I read the article posted by Jessica Varney above. It addressed one of the things I have been thinking about: theory of mind and how it relates to consciousness. Cheney and Seyfarth, two researchers mentioned in the article, came to Haverford last semester and gave lectures on primate brain and behavior. They said primatologists still haven't come to a conclusion as to whether nonhuman primates demonstrate theory of mind, attributing mental states to others. One researcher in the article thinks that upbringing by humans influences awareness, so so-called feral children might not have the same "consciousness" we do, and nonhuman primates raised by humans might have a more similar version of awareness to humans than their relatives raised in the wild. It seems that there have been conflicting observations on both the issues of self-awareness and theory of mind in nonhuman primates; I wonder if one can exist without the other, and if both are necessary for what we call consciousness.

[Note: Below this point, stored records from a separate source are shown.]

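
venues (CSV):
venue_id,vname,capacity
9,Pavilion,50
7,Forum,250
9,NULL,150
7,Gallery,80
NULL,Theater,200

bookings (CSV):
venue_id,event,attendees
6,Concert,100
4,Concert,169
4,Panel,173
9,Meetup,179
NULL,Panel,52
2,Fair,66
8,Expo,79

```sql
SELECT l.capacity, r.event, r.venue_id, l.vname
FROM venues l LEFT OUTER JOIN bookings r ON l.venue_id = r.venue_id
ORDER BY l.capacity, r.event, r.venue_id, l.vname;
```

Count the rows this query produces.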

I watched a show a while ago about a phenomenon that sometimes occurs during surgery in which people are conscious, so they are completely aware and can feel everything, though they can't move because of the paralyzer given to them. Medical researchers are trying to develop more sophisticated measurement devices so that surgeons can detect when patients could still be conscious and adjust their anesthetic accordingly. I find this fascinating. First of all, it's interesting that some of the cables between brain and body can be active while others aren't; nocireceptors still send pain messages to the brain, though the brain can't send messages to motor neurons. Second, it's amazing that we have such advanced surgical techniques that allow us to fix problems even in the brain, but we still can't reliably measure consciousness.